WTHR, an NBC affiliate, also won the 6 p.m. and 11 p.m. timeslots by wide margins.

Still, the stations should be concerned about the loss of viewers younger than 54, said Rick Doyle, media director of Indianapolis-based MZD Advertising.

“I think it’s been fairly common knowledge that the networks are fighting more and more over diminishing audiences,” he said. “Even television stations are now offering apps for the phone. In some ways they’re their own worst enemy, because everyone wants to be the primary news source.”

Although Buchman’s imminent move to WTHR won’t have a huge impact on ratings, experts say, it should provide some relief from further slides.

IBJ reported the move on Wednesday. John Cardenas, WTHR’s vice president and general manager, declined to comment on Buchman’s pending arrival. WISH General Manager Jeff White did not return calls seeking comment.

Sources say Buchman’s contract at WISH expires this summer. A non-compete clause likely would keep her from appearing on-air for another station in the Indianapolis market for one year from the date of the contract’s expiration. Such clauses are typical for the industry, but it wasn't immediately clear whether this was the case fror Buchman and WISH.

The wait for the popular weatherwoman could be worth it for WTHR, said Bill Perkins, president of Indianapolis-based media-buying firm Perkins Nichols Media.

“If the news is the same, it’s a question of the personalities,” he said. “And the weatherperson is one of the personalities that affect viewers’ attitudes.”

Luring Buchman away from WISH won’t be cheap, however. Industry experts said the offer would have been in the neighborhood of $400,000 to get her to make the jump. Stations typically pay new hires with non-compete clauses during the time they’re not working, too.

“When you talk about the anchor, sports and weather, that’s the big three,” said Bruce Bryant, founder of Indianapolis-based Promotus Advertising. “A good, popular weather talent certainly can help your ratings.”

At 11 p.m., WTHR’s newscast earned a 3.7 rating among the 25-54 audience, besting WISH’s 2.5 and WRTV’s 1.7. WTHR’s 17.8 percent slide at 11 p.m. was lower than both WISH’s and WRTV’s decrease of 34.2 percent and 32 percent, respectively.

Fox59’s 10 p.m. news had a 3.9 rating, a fall off from last May of just 2.5 percent.

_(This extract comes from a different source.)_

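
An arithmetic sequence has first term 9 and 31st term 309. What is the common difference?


d = (aₙ - a₁)/(n-1)
= (309 - 9)/(31-1)
= 300/30 = 10

d = 10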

WTHR also won the 6 p.m. timeslot, with a 3.6 rating, topping WISH’s 1.3 and WRTV’s 1.2 in the 25-54 demographic.

WISH’s rating at 5 p.m. dropped 17.6 percent and 40.9 percent at 6 p.m. year-over year, while WRTV experienced a ratings decrease of 18.2 percent at 5 p.m. and 41.7 percent at 6 p.m.

Nielsen has sweeps periods in February, May, July and November, and ratings during those periods set television advertising rates. Advertising during local TV newscasts make up 40 percent to 60 percent of a local station’s revenue.

Overall, Perkins said, the stations’ ratings for the May sweeps among the key demographic were “just awful.”

“Channel 13 is doing a better job than the other guys, but it’s nothing like it used to be,” he said. “It seems to be a general problem.”

Fox59 earned a 0.7 rating, a year-over-year decrease of 41.7 percent, for its 4 p.m. news and a 1.3 at 5 p.m., a drop of 27.8 percent.

Fox59 was particularly strong in the mornings. The audience for its 4:30 a.m. news increased 66.7 percent year-over-year and 44.4 percent at 5 a.m., leading its three competitors at that hour with a 1.3 rating. Fox59 dropped 12 percent at 7 a.m. and 17.6 percent at 9 a.m., however.

WTHR led at 6 a.m., with a 3 rating, followed by Fox59’s 2.7, WISH’s 1.9 and WRTV’s 1.3. WRTV’s rating represented an 18.2 percent increase year-over-year.